Арагон сразу же начал рассказывать, какой он чувствует Советскую Россию: «Мечтаю выучить русский».
– Молодец. Без этого можете сломаться, – заметил тогда Маяковский. – У нас умеют пугать те держиморды, кто не хочет учить французский.
– Все равно мы победим! – голос Арагона был ликующим.
Сейчас начнет читать стихи, подумал Маяковский; ошибся; Арагон резко откинул патрицианскую голову: «Вы поэт, сделавший из слова оружие… Вы есть связь между миром и мною… Вы мой символ, отныне я жду в моей жизни высоких перемен!»

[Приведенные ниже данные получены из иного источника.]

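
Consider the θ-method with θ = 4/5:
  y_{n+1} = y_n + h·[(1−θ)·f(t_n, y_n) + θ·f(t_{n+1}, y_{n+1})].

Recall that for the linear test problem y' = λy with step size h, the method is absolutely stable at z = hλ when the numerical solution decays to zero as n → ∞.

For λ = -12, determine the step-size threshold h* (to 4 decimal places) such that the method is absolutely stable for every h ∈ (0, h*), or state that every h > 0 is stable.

With y'=λy (z=hλ):
  y_{n+1} = y_n + z·[1/5·y_n + 4/5·y_{n+1}] ⇒ (1 − 4/5z)y_{n+1} = (1 + 1/5z)y_n
  so R(z) = (1 + 1/5z)/(1 − 4/5z).

Boundary: |R(x)|=1, x<0.
x=-1.66: |R|=0.2869
x=-2: |R|=0.2308
x=-10: |R|=0.1111
x=-100: |R|=0.2346
θ=4/5≥1/2 ⇒ |1+1/5x|<|1−4/5x| ∀x<0 ⇒ stable on all of ℝ⁻.

(−∞, 0) — no finite endpoint. Any h>0 works for λ=-12.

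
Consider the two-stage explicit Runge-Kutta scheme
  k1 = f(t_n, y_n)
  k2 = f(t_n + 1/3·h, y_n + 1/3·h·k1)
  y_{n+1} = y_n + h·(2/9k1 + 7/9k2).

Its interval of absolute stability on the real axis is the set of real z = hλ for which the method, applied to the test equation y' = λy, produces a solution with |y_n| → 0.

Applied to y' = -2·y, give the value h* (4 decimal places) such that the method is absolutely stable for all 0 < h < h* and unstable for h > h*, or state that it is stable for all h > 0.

Set f=λy, z=hλ:
  k1=λy_n ⇒ h·k1=z·y_n;  k2=λ(1+1/3z)y_n ⇒ h·k2=z(1+1/3z)y_n
  y_{n+1}/y_n = 1 + 2/9z + 7/9z(1+1/3z) = 1 + z + 7/27z²
  R(z) = 1 + z + 7/27z².

Boundary: |R(x)|=1, x<0.
x=-1.02: |R|=0.2497
R=1: x+7/27x²=0 ⇒ x=−27/7=-3.8571; min R=1−1/(4·7/27)=0.0357>−1
Confirm numerically:
  x=-1.654: |R|=0.05526 <1
  x=-1.650: |R|=0.05583 <1
  x=-1.604: |R|=0.06303 <1
  x=-4.442: |R|=1.67354 >1
  x=-3.938: |R|=1.08255 >1
  x=-3.906: |R|=1.04948 >1
Stable set (-3.8571, 0).

(-3.8571,0); λ=-2 ⇒ h* = (27/7)/2 = 1.9286.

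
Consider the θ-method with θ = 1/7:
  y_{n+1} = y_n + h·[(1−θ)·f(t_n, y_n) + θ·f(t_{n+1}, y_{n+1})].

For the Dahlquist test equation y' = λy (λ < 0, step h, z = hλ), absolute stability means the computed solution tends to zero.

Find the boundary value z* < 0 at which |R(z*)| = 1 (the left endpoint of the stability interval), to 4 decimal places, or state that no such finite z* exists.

With y'=λy (z=hλ):
  y_{n+1} = y_n + z·[6/7·y_n + 1/7·y_{n+1}] ⇒ (1 − 1/7z)y_{n+1} = (1 + 6/7z)y_n
  R(z) = (1 + 6/7z)/(1 − 1/7z).

Find x<0 with |R(x)|<1.
x=-1.04: |R|=0.0945
R=−1: 1+6/7x = −1+1/7x ⇒ -5/7x=2 ⇒ x=2/(-5/7)=-2.8000
Confirm numerically:
  x=-2.655: |R|=0.92491 <1
  x=-1.906: |R|=0.49809 <1
  x=-1.839: |R|=0.45639 <1
  x=-3.270: |R|=1.22882 >1
  x=-3.254: |R|=1.22138 >1
  x=-2.852: |R|=1.02639 >1
So |R|<1 on (-2.8000, 0).

z* = -2.8000.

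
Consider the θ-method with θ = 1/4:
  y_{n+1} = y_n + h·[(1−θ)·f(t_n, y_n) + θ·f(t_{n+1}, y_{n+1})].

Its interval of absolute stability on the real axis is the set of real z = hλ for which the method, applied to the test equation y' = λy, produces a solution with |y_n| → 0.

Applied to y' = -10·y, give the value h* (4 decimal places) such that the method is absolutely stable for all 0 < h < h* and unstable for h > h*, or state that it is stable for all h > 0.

(-4.0000,0); λ=-10 ⇒ h* = (4)/10 = 0.4000.

Test eqn y'=λy, z=hλ:
  y_{n+1} = y_n + z·[3/4·y_n + 1/4·y_{n+1}] ⇒ (1 − 1/4z)y_{n+1} = (1 + 3/4z)y_n
  so R(z) = (1 + 3/4z)/(1 − 1/4z).

Need |R(x)|<1, x<0.
x=-1.29: |R|=0.0246
R=−1: 1+3/4x = −1+1/4x ⇒ -1/2x=2 ⇒ x=2/(-1/2)=-4.0000
Confirm numerically:
  x=-3.700: |R|=0.92208 <1
  x=-3.082: |R|=0.74075 <1
  x=-3.055: |R|=0.73210 <1
  x=-2.734: |R|=0.62400 <1
  x=-4.349: |R|=1.08360 >1
  x=-4.198: |R|=1.04830 >1
  x=-4.159: |R|=1.03898 >1
So |R|<1 on (-4.0000, 0).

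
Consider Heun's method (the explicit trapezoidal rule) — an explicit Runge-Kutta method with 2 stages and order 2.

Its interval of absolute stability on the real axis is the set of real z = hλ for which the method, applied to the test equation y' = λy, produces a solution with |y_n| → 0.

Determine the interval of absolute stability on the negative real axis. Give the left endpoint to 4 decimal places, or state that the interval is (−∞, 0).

Test eqn y'=λy, z=hλ:
  order 2, 2-stage ⇒ R(z)=1+z+z^2/2
  (e.g. R(-1.2)=0.52000, |R|=0.52000)

Solve |R(x)|<1 on ℝ⁻.
x=-1.2: |R|=0.5200
|R(-1.35)|=0.5613 |R(-1.29)|=0.5421 |R(-0.77)|=0.5264
Bisect:
  x_lo=-2.8752 |R|=2.2581  x_hi=-0.3293 |R|=0.7249
  mid=-1.60224 |R|=0.68135 →hi
  mid=-2.23869 |R|=1.26718 →lo
  mid=-1.92047 |R|=0.92363 →hi
  mid=-2.07958 |R|=1.08275 →lo
  mid=-2.00002 |R|=1.00002 →lo
  mid=-1.96025 |R|=0.96104 →hi
  mid=-1.98013 |R|=0.98033 →hi
  mid=-1.99008 |R|=0.99013 →hi
  mid=-1.99505 |R|=0.99506 →hi
  mid=-1.99754 |R|=0.99754 →hi
  ...
  [-2.00002,-1.99987] ⇒ x*=-2.0000
Interval (-2.0000, 0).

(-2.0000, 0).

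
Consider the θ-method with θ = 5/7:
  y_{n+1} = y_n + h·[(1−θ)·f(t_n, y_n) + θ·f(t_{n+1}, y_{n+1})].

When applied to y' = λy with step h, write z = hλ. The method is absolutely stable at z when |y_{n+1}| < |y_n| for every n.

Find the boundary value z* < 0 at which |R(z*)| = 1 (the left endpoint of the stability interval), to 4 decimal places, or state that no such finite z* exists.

(−∞, 0) — no finite endpoint.

On y'=λy, z=hλ:
  y_{n+1} = y_n + z·[2/7·y_n + 5/7·y_{n+1}] ⇒ (1 − 5/7z)y_{n+1} = (1 + 2/7z)y_n
  R(z) = (1 + 2/7z)/(1 − 5/7z).

Boundary: |R(x)|=1, x<0.
x=-0.5: |R|=0.6316
x=-2: |R|=0.1765
x=-10: |R|=0.2281
x=-100: |R|=0.3807
θ=5/7≥1/2 ⇒ |1+2/7x|<|1−5/7x| ∀x<0 ⇒ stable on all of ℝ⁻.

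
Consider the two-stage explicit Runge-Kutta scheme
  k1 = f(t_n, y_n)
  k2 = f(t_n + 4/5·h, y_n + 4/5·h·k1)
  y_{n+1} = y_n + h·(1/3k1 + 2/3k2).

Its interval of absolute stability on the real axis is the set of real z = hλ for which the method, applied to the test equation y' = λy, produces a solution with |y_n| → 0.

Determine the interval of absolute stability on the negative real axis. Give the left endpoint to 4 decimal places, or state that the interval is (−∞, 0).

Test eqn y'=λy, z=hλ:
  k1=λy_n ⇒ h·k1=z·y_n;  k2=λ(1+4/5z)y_n ⇒ h·k2=z(1+4/5z)y_n
  y_{n+1}/y_n = 1 + 1/3z + 2/3z(1+4/5z) = 1 + z + 8/15z²
  so R(z) = 1 + z + 8/15z².

Solve |R(x)|<1 on ℝ⁻.
x=-1.05: |R|=0.5380
R=1: x+8/15x²=0 ⇒ x=−15/8=-1.8750; min R=1−1/(4·8/15)=0.5312>−1
Confirm numerically:
  x=-1.835: |R|=0.96085 <1
  x=-1.795: |R|=0.92341 <1
  x=-1.259: |R|=0.58638 <1
  x=-0.973: |R|=0.53192 <1
  x=-2.329: |R|=1.56393 >1
  x=-1.954: |R|=1.08233 >1
  x=-1.928: |R|=1.05450 >1
Stable set (-1.8750, 0).

z∈(-1.8750,0).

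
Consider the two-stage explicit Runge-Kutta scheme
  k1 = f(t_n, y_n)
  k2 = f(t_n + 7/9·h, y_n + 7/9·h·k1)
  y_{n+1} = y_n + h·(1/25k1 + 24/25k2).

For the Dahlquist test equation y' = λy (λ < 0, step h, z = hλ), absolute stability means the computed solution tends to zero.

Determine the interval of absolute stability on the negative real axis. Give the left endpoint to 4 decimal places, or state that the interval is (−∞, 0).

Set f=λy, z=hλ:
  k1=λy_n ⇒ h·k1=z·y_n;  k2=λ(1+7/9z)y_n ⇒ h·k2=z(1+7/9z)y_n
  y_{n+1}/y_n = 1 + 1/25z + 24/25z(1+7/9z) = 1 + z + 56/75z²
  ⇒ R(z) = 1 + z + 56/75z².

Find x<0 with |R(x)|<1.
x=-1.71: |R|=1.4733
R=1: x+56/75x²=0 ⇒ x=−75/56=-1.3393; min R=1−1/(4·56/75)=0.6652>−1
Confirm numerically:
  x=-1.263: |R|=0.92806 <1
  x=-1.110: |R|=0.80997 <1
  x=-0.701: |R|=0.66591 <1
  x=-1.902: |R|=1.79914 >1
  x=-1.736: |R|=1.51423 >1
  x=-1.573: |R|=1.27450 >1
Interval (-1.3393, 0).

(-1.3393, 0).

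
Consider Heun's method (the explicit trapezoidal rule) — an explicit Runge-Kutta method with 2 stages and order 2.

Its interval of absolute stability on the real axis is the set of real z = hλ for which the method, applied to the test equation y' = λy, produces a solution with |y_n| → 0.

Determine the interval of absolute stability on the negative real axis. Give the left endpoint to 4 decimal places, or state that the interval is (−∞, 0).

With y'=λy (z=hλ):
  order 2, 2-stage ⇒ R(z)=1+z+z^2/2
  (e.g. R(-0.98)=0.50020, |R|=0.50020)

Boundary: |R(x)|=1, x<0.
x=-0.98: |R|=0.5002
|R(-2.21)|=1.2320 |R(-0.98)|=0.5002 |R(-0.8)|=0.5200
Bisect:
  x_lo=-2.8869 |R|=2.2803  x_hi=-0.3461 |R|=0.7138
  mid=-1.61651 |R|=0.69004 →hi
  mid=-2.25172 |R|=1.28341 →lo
  mid=-1.93412 |R|=0.93629 →hi
  mid=-2.09292 |R|=1.09724 →lo
  mid=-2.01352 |R|=1.01361 →lo
  mid=-1.97382 |R|=0.97416 →hi
  mid=-1.99367 |R|=0.99369 →hi
  mid=-2.00359 |R|=1.00360 →lo
  ...
  [-2.00003,-1.99987] ⇒ x*=-2.0000
So |R|<1 on (-2.0000, 0).

z∈(-2.0000,0).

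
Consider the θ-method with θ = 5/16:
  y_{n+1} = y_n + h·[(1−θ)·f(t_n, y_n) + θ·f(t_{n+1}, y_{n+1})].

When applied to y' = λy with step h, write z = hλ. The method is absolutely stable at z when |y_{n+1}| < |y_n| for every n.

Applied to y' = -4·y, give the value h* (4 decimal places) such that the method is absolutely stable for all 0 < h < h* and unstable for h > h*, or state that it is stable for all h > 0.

(-5.3333,0); λ=-4 ⇒ h* = (16/3)/4 = 1.3333.

On y'=λy, z=hλ:
  y_{n+1} = y_n + z·[11/16·y_n + 5/16·y_{n+1}] ⇒ (1 − 5/16z)y_{n+1} = (1 + 11/16z)y_n
  ⇒ R(z) = (1 + 11/16z)/(1 − 5/16z).

Boundary: |R(x)|=1, x<0.
x=-0.9: |R|=0.2976
R=−1: 1+11/16x = −1+5/16x ⇒ -3/8x=2 ⇒ x=2/(-3/8)=-5.3333
Confirm numerically:
  x=-5.012: |R|=0.95304 <1
  x=-3.828: |R|=0.74297 <1
  x=-2.505: |R|=0.40508 <1
  x=-5.838: |R|=1.06701 >1
  x=-5.549: |R|=1.02958 >1
  x=-5.511: |R|=1.02447 >1
Stable set (-5.3333, 0).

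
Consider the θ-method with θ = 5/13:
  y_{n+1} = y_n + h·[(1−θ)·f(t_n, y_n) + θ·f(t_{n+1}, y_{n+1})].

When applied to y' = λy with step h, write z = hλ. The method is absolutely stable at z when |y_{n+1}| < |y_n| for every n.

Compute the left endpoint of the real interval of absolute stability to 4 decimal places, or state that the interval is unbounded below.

Test eqn y'=λy, z=hλ:
  y_{n+1} = y_n + z·[8/13·y_n + 5/13·y_{n+1}] ⇒ (1 − 5/13z)y_{n+1} = (1 + 8/13z)y_n
  so R(z) = (1 + 8/13z)/(1 − 5/13z).

Need |R(x)|<1, x<0.
x=-0.55: |R|=0.5460
R=−1: 1+8/13x = −1+5/13x ⇒ -3/13x=2 ⇒ x=2/(-3/13)=-8.6667
Confirm numerically:
  x=-7.977: |R|=0.96088 <1
  x=-6.478: |R|=0.85534 <1
  x=-5.134: |R|=0.72594 <1
  x=-4.429: |R|=0.63827 <1
  x=-9.059: |R|=1.02019 >1
  x=-8.878: |R|=1.01105 >1
  x=-8.807: |R|=1.00738 >1
Interval (-8.6667, 0).

z* = -8.6667.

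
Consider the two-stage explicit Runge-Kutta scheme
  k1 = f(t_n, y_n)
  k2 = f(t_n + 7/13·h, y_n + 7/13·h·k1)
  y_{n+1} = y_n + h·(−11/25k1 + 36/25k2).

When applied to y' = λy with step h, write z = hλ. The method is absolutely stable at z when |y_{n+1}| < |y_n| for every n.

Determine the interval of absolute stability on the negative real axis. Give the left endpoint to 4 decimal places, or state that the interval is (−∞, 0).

With y'=λy (z=hλ):
  k1=λy_n ⇒ h·k1=z·y_n;  k2=λ(1+7/13z)y_n ⇒ h·k2=z(1+7/13z)y_n
  y_{n+1}/y_n = 1 − 11/25z + 36/25z(1+7/13z) = 1 + z + 252/325z²
  so R(z) = 1 + z + 252/325z².

Need |R(x)|<1, x<0.
x=-1.32: |R|=1.0310
R=1: x+252/325x²=0 ⇒ x=−325/252=-1.2897; min R=1−1/(4·252/325)=0.6776>−1
Confirm numerically:
  x=-1.082: |R|=0.82576 <1
  x=-0.974: |R|=0.76159 <1
  x=-0.733: |R|=0.68361 <1
  x=-1.494: |R|=1.23669 >1
  x=-1.325: |R|=1.03628 >1
So |R|<1 on (-1.2897, 0).

z∈(-1.2897,0).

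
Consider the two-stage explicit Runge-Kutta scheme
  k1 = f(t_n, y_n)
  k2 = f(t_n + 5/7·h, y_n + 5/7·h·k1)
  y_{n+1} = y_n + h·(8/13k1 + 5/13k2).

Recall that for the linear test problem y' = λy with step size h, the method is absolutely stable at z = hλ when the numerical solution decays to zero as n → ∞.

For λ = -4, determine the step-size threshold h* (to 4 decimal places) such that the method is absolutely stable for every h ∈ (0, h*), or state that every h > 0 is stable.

(-3.6400,0); λ=-4 ⇒ h* = (91/25)/4 = 0.9100.

Set f=λy, z=hλ:
  k1=λy_n ⇒ h·k1=z·y_n;  k2=λ(1+5/7z)y_n ⇒ h·k2=z(1+5/7z)y_n
  y_{n+1}/y_n = 1 + 8/13z + 5/13z(1+5/7z) = 1 + z + 25/91z²
  R(z) = 1 + z + 25/91z².

Find x<0 with |R(x)|<1.
x=-0.79: |R|=0.3815
R=1: x+25/91x²=0 ⇒ x=−91/25=-3.6400; min R=1−1/(4·25/91)=0.0900>−1
Confirm numerically:
  x=-3.608: |R|=0.96828 <1
  x=-3.459: |R|=0.82800 <1
  x=-1.461: |R|=0.12541 <1
  x=-3.711: |R|=1.07238 >1
  x=-3.683: |R|=1.04351 >1
So |R|<1 on (-3.6400, 0).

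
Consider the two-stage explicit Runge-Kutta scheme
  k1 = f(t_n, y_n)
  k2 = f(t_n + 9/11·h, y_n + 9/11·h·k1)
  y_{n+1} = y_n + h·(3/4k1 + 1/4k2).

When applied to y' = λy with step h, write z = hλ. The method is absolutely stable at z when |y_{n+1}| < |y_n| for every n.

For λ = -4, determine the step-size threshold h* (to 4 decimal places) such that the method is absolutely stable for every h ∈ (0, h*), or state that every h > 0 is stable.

Set f=λy, z=hλ:
  k1=λy_n ⇒ h·k1=z·y_n;  k2=λ(1+9/11z)y_n ⇒ h·k2=z(1+9/11z)y_n
  y_{n+1}/y_n = 1 + 3/4z + 1/4z(1+9/11z) = 1 + z + 9/44z²
  R(z) = 1 + z + 9/44z².

Need |R(x)|<1, x<0.
x=-0.77: |R|=0.3513
R=1: x+9/44x²=0 ⇒ x=−44/9=-4.8889; min R=1−1/(4·9/44)=-0.2222>−1
Confirm numerically:
  x=-3.735: |R|=0.11846 <1
  x=-2.477: |R|=0.22201 <1
  x=-2.104: |R|=0.19851 <1
  x=-5.487: |R|=1.67128 >1
  x=-5.129: |R|=1.25190 >1
Interval (-4.8889, 0).

(-4.8889,0); λ=-4 ⇒ h* = (44/9)/4 = 1.2222.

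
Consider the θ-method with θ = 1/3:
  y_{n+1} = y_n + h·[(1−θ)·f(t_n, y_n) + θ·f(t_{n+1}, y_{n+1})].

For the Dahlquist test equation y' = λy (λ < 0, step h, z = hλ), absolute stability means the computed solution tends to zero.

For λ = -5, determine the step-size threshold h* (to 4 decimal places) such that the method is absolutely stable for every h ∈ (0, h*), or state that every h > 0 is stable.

(-6.0000,0); λ=-5 ⇒ h* = (6)/5 = 1.2000.

Test eqn y'=λy, z=hλ:
  y_{n+1} = y_n + z·[2/3·y_n + 1/3·y_{n+1}] ⇒ (1 − 1/3z)y_{n+1} = (1 + 2/3z)y_n
  Hence R(z) = (1 + 2/3z)/(1 − 1/3z).

Solve |R(x)|<1 on ℝ⁻.
x=-0.34: |R|=0.6946
R=−1: 1+2/3x = −1+1/3x ⇒ -1/3x=2 ⇒ x=2/(-1/3)=-6.0000
Confirm numerically:
  x=-5.858: |R|=0.98397 <1
  x=-5.239: |R|=0.90763 <1
  x=-4.403: |R|=0.78428 <1
  x=-3.914: |R|=0.69829 <1
  x=-6.562: |R|=1.05877 >1
  x=-6.354: |R|=1.03784 >1
  x=-6.076: |R|=1.00837 >1
So |R|<1 on (-6.0000, 0).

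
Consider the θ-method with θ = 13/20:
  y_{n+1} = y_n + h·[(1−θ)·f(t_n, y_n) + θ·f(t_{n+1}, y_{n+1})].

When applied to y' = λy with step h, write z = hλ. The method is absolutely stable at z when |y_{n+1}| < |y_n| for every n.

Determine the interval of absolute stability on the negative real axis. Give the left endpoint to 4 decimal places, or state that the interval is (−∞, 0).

Set f=λy, z=hλ:
  y_{n+1} = y_n + z·[7/20·y_n + 13/20·y_{n+1}] ⇒ (1 − 13/20z)y_{n+1} = (1 + 7/20z)y_n
  ⇒ R(z) = (1 + 7/20z)/(1 − 13/20z).

Solve |R(x)|<1 on ℝ⁻.
x=-1.1: |R|=0.3586
x=-2: |R|=0.1304
x=-10: |R|=0.3333
x=-100: |R|=0.5152
θ=13/20≥1/2 ⇒ |1+7/20x|<|1−13/20x| ∀x<0 ⇒ stable on all of ℝ⁻.

unbounded; (−∞, 0).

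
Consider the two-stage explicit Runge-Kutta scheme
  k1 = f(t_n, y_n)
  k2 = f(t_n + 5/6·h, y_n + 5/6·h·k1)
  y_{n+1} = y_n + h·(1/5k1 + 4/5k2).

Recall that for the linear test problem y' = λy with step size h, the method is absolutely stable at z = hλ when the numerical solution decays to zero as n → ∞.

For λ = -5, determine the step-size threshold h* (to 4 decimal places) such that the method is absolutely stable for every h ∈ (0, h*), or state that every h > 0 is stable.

(-1.5000,0); λ=-5 ⇒ h* = (3/2)/5 = 0.3000.

Set f=λy, z=hλ:
  k1=λy_n ⇒ h·k1=z·y_n;  k2=λ(1+5/6z)y_n ⇒ h·k2=z(1+5/6z)y_n
  y_{n+1}/y_n = 1 + 1/5z + 4/5z(1+5/6z) = 1 + z + 2/3z²
  so R(z) = 1 + z + 2/3z².

Boundary: |R(x)|=1, x<0.
x=-0.31: |R|=0.7541
R=1: x+2/3x²=0 ⇒ x=−3/2=-1.5000; min R=1−1/(4·2/3)=0.6250>−1
Confirm numerically:
  x=-1.209: |R|=0.76545 <1
  x=-1.143: |R|=0.72797 <1
  x=-0.660: |R|=0.63040 <1
  x=-2.037: |R|=1.72925 >1
  x=-1.962: |R|=1.60430 >1
  x=-1.957: |R|=1.59623 >1
Stable set (-1.5000, 0).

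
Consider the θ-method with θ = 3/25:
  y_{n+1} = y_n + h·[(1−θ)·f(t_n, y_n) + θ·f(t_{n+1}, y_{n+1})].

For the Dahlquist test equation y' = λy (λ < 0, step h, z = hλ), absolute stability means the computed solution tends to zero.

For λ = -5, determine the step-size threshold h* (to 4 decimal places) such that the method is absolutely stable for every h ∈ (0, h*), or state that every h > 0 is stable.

On y'=λy, z=hλ:
  y_{n+1} = y_n + z·[22/25·y_n + 3/25·y_{n+1}] ⇒ (1 − 3/25z)y_{n+1} = (1 + 22/25z)y_n
  ⇒ R(z) = (1 + 22/25z)/(1 − 3/25z).

Solve |R(x)|<1 on ℝ⁻.
x=-1.42: |R|=0.2133
R=−1: 1+22/25x = −1+3/25x ⇒ -19/25x=2 ⇒ x=2/(-19/25)=-2.6316
Confirm numerically:
  x=-2.600: |R|=0.98171 <1
  x=-2.057: |R|=0.64977 <1
  x=-1.512: |R|=0.27979 <1
  x=-2.857: |R|=1.12758 >1
  x=-2.790: |R|=1.09020 >1
Interval (-2.6316, 0).

(-2.6316,0); λ=-5 ⇒ h* = (50/19)/5 = 0.5263.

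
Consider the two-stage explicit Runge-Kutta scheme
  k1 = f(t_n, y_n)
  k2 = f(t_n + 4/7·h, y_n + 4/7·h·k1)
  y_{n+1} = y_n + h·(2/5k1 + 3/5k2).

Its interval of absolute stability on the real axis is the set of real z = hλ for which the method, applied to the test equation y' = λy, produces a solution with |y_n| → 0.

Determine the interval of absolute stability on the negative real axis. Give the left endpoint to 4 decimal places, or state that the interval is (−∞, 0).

On y'=λy, z=hλ:
  k1=λy_n ⇒ h·k1=z·y_n;  k2=λ(1+4/7z)y_n ⇒ h·k2=z(1+4/7z)y_n
  y_{n+1}/y_n = 1 + 2/5z + 3/5z(1+4/7z) = 1 + z + 12/35z²
  Hence R(z) = 1 + z + 12/35z².

Find x<0 with |R(x)|<1.
x=-0.44: |R|=0.6264
R=1: x+12/35x²=0 ⇒ x=−35/12=-2.9167; min R=1−1/(4·12/35)=0.2708>−1
Confirm numerically:
  x=-2.433: |R|=0.59654 <1
  x=-2.117: |R|=0.41958 <1
  x=-1.627: |R|=0.28059 <1
  x=-3.308: |R|=1.44384 >1
  x=-3.054: |R|=1.14380 >1
Stable set (-2.9167, 0).

(-2.9167, 0).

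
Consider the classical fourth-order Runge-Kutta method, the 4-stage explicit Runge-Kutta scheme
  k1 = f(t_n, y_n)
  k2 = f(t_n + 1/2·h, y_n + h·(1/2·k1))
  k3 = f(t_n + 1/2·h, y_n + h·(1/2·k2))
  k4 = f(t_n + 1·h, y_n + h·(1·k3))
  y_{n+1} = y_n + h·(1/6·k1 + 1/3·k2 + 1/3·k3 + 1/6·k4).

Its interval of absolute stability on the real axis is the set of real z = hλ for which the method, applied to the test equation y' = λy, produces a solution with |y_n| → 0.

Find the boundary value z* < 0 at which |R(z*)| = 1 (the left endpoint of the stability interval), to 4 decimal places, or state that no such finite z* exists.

Set f=λy, z=hλ:
  order 4, 4-stage ⇒ R(z)=1+z+z^2/2+z^3/6+z^4/24
  (e.g. R(-0.5)=0.60677, |R|=0.60677)

Need |R(x)|<1, x<0.
x=-0.5: |R|=0.6068
|R(-2.62)|=0.7781 |R(-2.1)|=0.3718 |R(-1.31)|=0.2961
Bisect:
  x_lo=-3.5016 |R|=2.7375  x_hi=-0.1120 |R|=0.8940
  mid=-1.80681 |R|=0.28645 →hi
  mid=-2.65421 |R|=0.81970 →hi
  mid=-3.07792 |R|=1.53858 →lo
  mid=-2.86607 |R|=1.12877 →lo
  mid=-2.76014 |R|=0.96273 →hi
  mid=-2.81310 |R|=1.04274 →lo
  mid=-2.78662 |R|=1.00200 →lo
  ...
  [-2.78538,-2.78517] ⇒ x*=-2.7853
Interval (-2.7853, 0).

left endpoint -2.7853.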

Через три дня они увиделись там же; Арагон был с Эльзой Триоле, он познакомился с нею на другой день после разговора с Маяковским; только что написанные стихи прочитал певуче:
Мелькайте в памяти безумства и распутья,
ты в ноябре пришла, и вдруг исчезла боль,
и сразу смог на жизнь по-новому взглянуть я,
в тот поздний час, в кафе «Куполь»…
«Вмещаемость», подумал Маяковский. Загадочное слово, странное несовпадение формы и смысла. «Вместительный чемодан», «вмещающее сердце». Пульсирующая мышца, готовая или не готовая к тому, чтобы равно вобрать в себя любовь к отцу, маме, Люде, Оле, Лиде, Веронике, Татьяне, Паоло, Осе, Коле, Яну, Николаю Ивановичу, Исааку… Сколь же разны человеческие сердца! А ведь объем крови, пропускаемой ими, одинаков, да и размер – с кулак, не больше и не меньше… Почему одно сердце открыто для нежного вмещения в себя всех, а другое отвергает все, что ему не угодно?! Я стал думать длинными предложениями, странно. Молодость – это быстрота; фраза обязана быть краткой, как удар. Неужели те, кто ближе всех, не понимают, что собственничество противно любви? Разве можно делить? Почему на смену любви приходит месть? Жестокость? Как же несовершенен человек, как мал – для тех задач, которые ставит человечество!
…Безответственность живых страшна, но как темна безответственность мертвых!
Мое прощальное слово будет читать тот, кто обладает правом трактовки моей мысли… А стрелять надо в сердце… Есть что-то невозможно жестокое, если выстрел разнесет голову… У кого это – «рыжий мозг индивидуалиста»? Ах, да, Пастернак говорил, что у Тихонова лицо «Мексиканца» из Джека Лондона, обидно, что не снимают, у него выразительная воля в облике, а это редкостно: лица людей стерты…
С острым чувством неприязни к себе и одновременно ненавистной ему сосуще-жалостливой тоски Маяковский вспомнил, как на открытие выставки «Двадцать лет работы» принесли его портрет, исполненный на меловой бумаге; на втором листе было напечатано:
«В.В.Маяковского, великого революционного поэта, неутомимого поэтического соратника рабочего класса, горячо приветствует „Печать и Революция“ по случаю двадцатилетия его творческой и общественной работы».
Единственный журнал – «Печать и Революция» – решил отметить его выставку; он жадно ждал появления этого номера; успокаивал себя: «Неужели тебе мало известности? Откуда такая болезненность ожидания выхода злосчастного номера?»
Он, однако, логично и собранно отвечал себе, что ныне, когда секретариат РАППа – видимо, с согласия агитпропа, – организовал заговор молчания против его творчества, заговор, который изредка прорывался неуемной бранью тальниковых и ермиловых, появление любого печатного слова о его творчестве, отданном революции, угодно не столько ему, сколько именно революции.
Тем не менее его портрет со статьей вырвали из напечатанного уже номера; хоть бы не говорили заранее, я ж намылился идти благодарить редколлегию, чувствуешь себя скукоженным и беззащитным, как же умеют у нас унижать художника, как умеют ломать тех, кто живет нравственными категориями, не пересекающимися с общинностью рапповских гениев, увешанных лаврами официального благорасположения тех, кому вменено в обязанность руководить творчеством…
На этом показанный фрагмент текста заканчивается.